他们参考手札选定了三个方向,因为早在前段就会遇上大麻烦,不过就整个环境形态而言,食物水源的民生必须,是较其他路线容易取得。
「灰皮寨当年才一百多人,就打趴了一支魔龙探险队,吃了他们的肉,卖了他们的皮,这件事会被发现,还是因为他们在黑暗市集兜售龙元,而震惊整个魔龙界。」比樵摸着胡子,说着故事。
「恶~~天哪,好变态!」梅抱着双臂,起了满身鸡皮疙瘩。
「人杀了就算了,还…这不会是危言耸听吧!」津也无法接受天底下会有这么变态的事。
比樵摇着胖胖的食指:「这可是千真万确的消息哦,问妳的魔龙老公他肯定知道,白魔龙族可是花了巨额代价把那些死者龙元都给买了回来!」
「那支探险队里是有几个魔龙族的,但不是全部。」午夜淡淡开口,消弭会让人误解的部分。
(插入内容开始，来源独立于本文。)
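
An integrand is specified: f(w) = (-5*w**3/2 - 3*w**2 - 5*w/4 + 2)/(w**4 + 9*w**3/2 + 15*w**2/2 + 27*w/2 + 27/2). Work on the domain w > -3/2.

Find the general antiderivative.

The denominator factors as 2*(w + 3)*(2*w + 3)*(w**2 + 3); partial fractions split f into directly integrable pieces: -(107*w - 269)/(168*(w**2 + 3)) + 89/(63*(2*w + 3)) - 185/(72*(w + 3)).
Check: d/dw[89*log(w + 3/2)/126 - 185*log(w + 3)/72 - 107*log(w**2 + 3)/336 + 269*sqrt(3)*atan(sqrt(3)*w/3)/504] = (-10*w**3 - 12*w**2 - 5*w + 8)/(4*w**4 + 18*w**3 + 30*w**2 + 54*w + 54), which equals f(w).

F(w) = 89*log(w + 3/2)/126 - 185*log(w + 3)/72 - 107*log(w**2 + 3)/336 + 269*sqrt(3)*atan(sqrt(3)*w/3)/504 + C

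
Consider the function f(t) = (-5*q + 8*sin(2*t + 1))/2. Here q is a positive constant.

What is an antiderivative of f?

An antiderivative is F(t) = -(5*q*t + 4*cos(2*t + 1))/2.

Recover f(t) by differentiating a candidate F(t); any mismatch rules it out.
Check: d/dt[-(5*q*t + 4*cos(2*t + 1))/2] = -5*q/2 + 4*sin(2*t + 1), which equals f(t).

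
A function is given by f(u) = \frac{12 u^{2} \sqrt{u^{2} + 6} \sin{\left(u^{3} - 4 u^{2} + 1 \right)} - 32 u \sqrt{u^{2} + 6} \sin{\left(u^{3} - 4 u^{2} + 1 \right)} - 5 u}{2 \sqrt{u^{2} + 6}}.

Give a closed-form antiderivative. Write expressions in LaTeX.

An antiderivative is F(u) = - \frac{5 \sqrt{u^{2} + 6}}{2} - 2 \cos{\left(u^{3} - 4 u^{2} + 1 \right)}.

Any candidate F(u) must reproduce f(u) exactly when differentiated.
Check: d/du[- \frac{5 \sqrt{u^{2} + 6}}{2} - 2 \cos{\left(u^{3} - 4 u^{2} + 1 \right)}] = \frac{12 u^{2} \sqrt{u^{2} + 6} \sin{\left(u^{3} - 4 u^{2} + 1 \right)} - 32 u \sqrt{u^{2} + 6} \sin{\left(u^{3} - 4 u^{2} + 1 \right)} - 5 u}{2 \sqrt{u^{2} + 6}} = f(u).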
「妈呀!就算是这样,也够危险了!灰皮寨那么恐怖,干脆别走那里了!」马帝斯已经失去斗志,「我们顶多也只有半只白魔龙啊…嗷──!」
此话一出,他的头立刻挨了午夜不客气地一拳,「嗷嗷嗷啊……」马帝斯当场飙泪,疼得哀哀叫。
「灰皮寨只要能通关,后面的路线相对来说,食源充足,也较好走,很值得冒险!」女侏人战士果然很有想法。
「啊啊啊,那也要过得去啊!那些灰皮人那么恶心!」马帝斯抱着被打疼的头,哭丧脸。
「除了灰皮寨,另外两个也不简单,我们分头进行探勘!到时候回来,再讨论决定一条路线和策略。」午夜直接结束讨论。
「我要跟午夜哥!」梅迅速勾起午夜的手,甜笑着仰头望向他。
「啊!师父…唉……」马帝思伸向午夜的手在空中无助颤抖,才慢了一秒就被梅捷足先登,顿时垂下耳朵很哀怨。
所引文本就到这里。